The finding of the study is published in the Blood Cancer Journal.
Lymphoblastic leukemia is one f the most common cancers among children, accounting for almost 20- 30 percent of cancers in children with 300 cases recently diagnosed in Spain yearly. The average diagnosis age is 6 years old. It is relatively more common in boys.
The incidence rate has been increasing over time. It almost affects 4,000 children every year in the United States. One in three children suffering from cancer has leukemia. The majority of pediatric cases belong to acute lymphoblastic leukemia (ALL) which is the main focus of the study.
Acute lymphoblastic leukemia is a biologically and clinically heterogeneous disease that is affected by the changes in chromosomes which may include translocations, aneuploidies, and amplifications. There is an abnormal production of white blood cells. The chromosomal aberrations are important for the sub-classification, diagnosis, prognosis and treatment decisions.
According to the American Cancer Society, the symptoms of childhood leukemia include dizziness, seizures, headaches, cold, and shortness of breath, paler skin, fever, and fatigue. Children who are suffering from leukemia have comparatively low platelet count and high white blood cell count, which are just lymphoblastic leukemia cells and don’t protect from infections.
The research team included teaching staff and the researchers from the Biochemistry department, researchers from Biohealth Research Institute and also from the aforementioned two hospitals. The study was conducted at Pfizer University – Government Centre for Genomics and Oncological Research (GENYO).
The authors of the study, Marta Cuadros Celorrio, and Alvaro Andrades Delgado said that if the data are accurate then the TCL6 gene could be the biomarker of the disease that could have great impact patient’s clinical outlook.
The director and coordinator of the CTS-993 research group, Pedro Pablo Madina Vico said that gene presence can also be used for providing prognosis related to the chances of survival.
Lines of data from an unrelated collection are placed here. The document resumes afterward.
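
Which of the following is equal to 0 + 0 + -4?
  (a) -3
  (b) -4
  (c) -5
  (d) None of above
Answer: b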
Pediatric cancer patients suffer the loss of TCL6 gene expression and have less survival rate.
The function TCL6 gene in leukemia remained unnoticed because it is the part of that group of genes that comprise non-coding DNA. Until now most of the non-coding DNA was considered as junk as it has no biological activity and most of the functions are still not known. One of the parts of the research CTS-933 group is the study of such genes that are currently unknown and constitutes a major part of the human genome.
The researchers have identified the TCL6 gene as a novel lncRNA. Experts said that low levels of TCL6 genes are associated with a poor survival rate. Analysis of gene expression complements the current molecular and cytogenetic analysis applied in the diagnosis of lymphoblastic leukemia in children.